Komisi Perdagangan Berjangka Komoditas AS (U.S. Commodity Futures Trading Commission) mengatakan pada Jumat bahwa mantan operator teleprompter Gedung Putih, Gabriel Perez, setuju untuk membayar $172.000 untuk menyelesaikan tuduhan bahwa ia menggunakan akses sebelumnya ke naskah pidato kepresidenan untuk berdagang di pasar prediksi. Menurut ChainCatcher, Perez mampu memasang taruhan pada hasil yang sudah diketahui karena pekerjaannya memberinya akses ke konten pidato sebelum dirilis.

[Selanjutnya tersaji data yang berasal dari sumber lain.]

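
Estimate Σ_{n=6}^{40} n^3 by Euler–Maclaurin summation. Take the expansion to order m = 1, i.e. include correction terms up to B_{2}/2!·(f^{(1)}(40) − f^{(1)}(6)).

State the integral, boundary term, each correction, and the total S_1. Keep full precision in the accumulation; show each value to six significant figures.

The integral term ∫_6^40 x^3 dx = 639676.
Boundary: ½(f(6) + f(40)) = ½(216.000 + 64000.0) = 32108.0.
Running total after boundary: 671784.
Correction k=1: B_{2}/2! · (f^{(1)}(40) − f^{(1)}(6)) = 1/12 · (4800.00 − 108.000) = 391.000.

S_1 ≈ 672175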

Antara Desember 2025 dan Februari 2026, Perez diduga memperoleh lebih dari $107.500 dari aktivitas tersebut. Dalam penyelesaian, ia harus menyerahkan $107.539,02 sebagai keuntungan yang didapat secara melawan hukum, membayar denda perdata sebesar $65.000, menerima larangan perdagangan selama tiga tahun, dan menghentikan pelanggaran lebih lanjut terhadap Undang-Undang Pertukaran Komoditas (Commodity Exchange Act).

CFTC mengatakan denda tersebut dipangkas secara signifikan berdasarkan kebijakan kerja sama barunya dan memuji Perez karena memberikan bantuan yang patut dicontoh selama penyelidikan. Ia juga berterima kasih kepada Kalshi karena membantu dalam kasus ini. Badan tersebut mengatakan bahwa masalah ini menyoroti risiko perdagangan orang dalam seiring pasar prediksi semakin populer.